Pour la première fois de leur carrière, Arnaud et Jean-Marie Larrieu ne portent pas à l’écran un scénario issu de leur imagination fertile, mais adaptent une œuvre littéraire. En effet Les derniers jours du monde est tiré de deux romans de Dominique Noguez (1).
Nouveau départ ? Eh bien non, pas du tout ! Au contraire le film constitue une sorte d’aboutissement de leur style, de leurs obsessions et de leurs thématiques.
Il faut rappeler que leur cinéma a évolué au fil du temps, empruntant à chaque fois des chemins de traverse surprenants plutôt que de choisir la facilité du classicisme.

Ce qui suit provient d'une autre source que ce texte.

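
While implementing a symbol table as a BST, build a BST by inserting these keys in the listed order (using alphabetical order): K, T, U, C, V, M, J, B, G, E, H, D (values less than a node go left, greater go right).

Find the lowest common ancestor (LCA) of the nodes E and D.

E

Resulting structure (node: left, right):
  K: L=C, R=T
  T: L=M, R=U
  U: L=–, R=V
  C: L=B, R=J
  V: L=–, R=–
  M: L=–, R=–
  J: L=G, R=–
  B: L=–, R=–
  G: L=E, R=H
  E: L=D, R=–
  H: L=–, R=–
  D: L=–, R=–

Path to E: K → C → J → G → E
Path to D: K → C → J → G → E → D
E lies on both paths and is an ancestor of the other node.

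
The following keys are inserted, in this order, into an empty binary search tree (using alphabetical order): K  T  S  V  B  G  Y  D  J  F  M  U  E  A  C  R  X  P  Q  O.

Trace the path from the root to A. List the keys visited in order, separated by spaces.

K B A

Insert K: tree is empty, so K becomes the root.
Insert T: T > K → go right. Place as right child of K.
Insert S: S > K → go right; S < T → go left. Place as left child of T.
Insert V: V > K → go right; V > T → go right. Place as right child of T.
Insert B: B < K → go left. Place as left child of K.
Insert G: G < K → go left; G > B → go right. Place as right child of B.
Insert Y: Y > K → go right; Y > T → go right; Y > V → go right. Place as right child of V.
Insert D: D < K → go left; D > B → go right; D < G → go left. Place as left child of G.
Insert J: J < K → go left; J > B → go right; J > G → go right. Place as right child of G.
Insert F: F < K → go left; F > B → go right; F < G → go left; F > D → go right. Place as right child of D.
Insert M: M > K → go right; M < T → go left; M < S → go left. Place as left child of S.
Insert U: U > K → go right; U > T → go right; U < V → go left. Place as left child of V.
Insert E: E < K → go left; E > B → go right; E < G → go left; E > D → go right; E < F → go left. Place as left child of F.
Insert A: A < K → go left; A < B → go left. Place as left child of B.
Insert C: C < K → go left; C > B → go right; C < G → go left; C < D → go left. Place as left child of D.
Insert R: R > K → go right; R < T → go left; R < S → go left; R > M → go right. Place as right child of M.
Insert X: X > K → go right; X > T → go right; X > V → go right; X < Y → go left. Place as left child of Y.
Insert P: P > K → go right; P < T → go left; P < S → go left; P > M → go right; P < R → go left. Place as left child of R.
Insert Q: Q > K → go right; Q < T → go left; Q < S → go left; Q > M → go right; Q < R → go left; Q > P → go right. Place as right child of P.
Insert O: O > K → go right; O < T → go left; O < S → go left; O > M → go right; O < R → go left; O < P → go left. Place as left child of P.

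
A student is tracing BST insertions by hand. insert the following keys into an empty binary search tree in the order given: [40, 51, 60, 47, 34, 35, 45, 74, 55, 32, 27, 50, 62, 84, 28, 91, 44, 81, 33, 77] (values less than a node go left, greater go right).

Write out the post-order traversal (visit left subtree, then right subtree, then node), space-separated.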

Les amateurs de courts-métrages ont découvert les premiers ces cinéastes singuliers, à travers leurs petites chroniques intimistes, profondément ancrées dans le décor de leurs Pyrénées natales. Leur premier long-métrage, Un homme, un vrai se plaçait encore dans cette lignée, mais prenait le temps de développer les personnages et les liens qui les unissent. Il entamait aussi une thématique consacrée à la rencontre amoureuse.
Puis, avec Peindre ou faire l’amour, les Larrieu emmenaient leur œuvre vers des horizons plus coquins, abordant avec légèreté, humour et beaucoup de naturel un sujet plutôt sulfureux : l’échangisme. On retrouvait cette verve érotico-comique dans Le voyage aux Pyrénées, où une femme tentait de guérir de ses crises de nymphomanie. Mais cette fois, les deux frangins laissaient libre cours à leurs délires, transformant ce qui commençait comme une banale comédie de mœurs en œuvre totalement surréaliste.
Les derniers jours du monde se place très naturellement au croisement de toutes ces œuvres.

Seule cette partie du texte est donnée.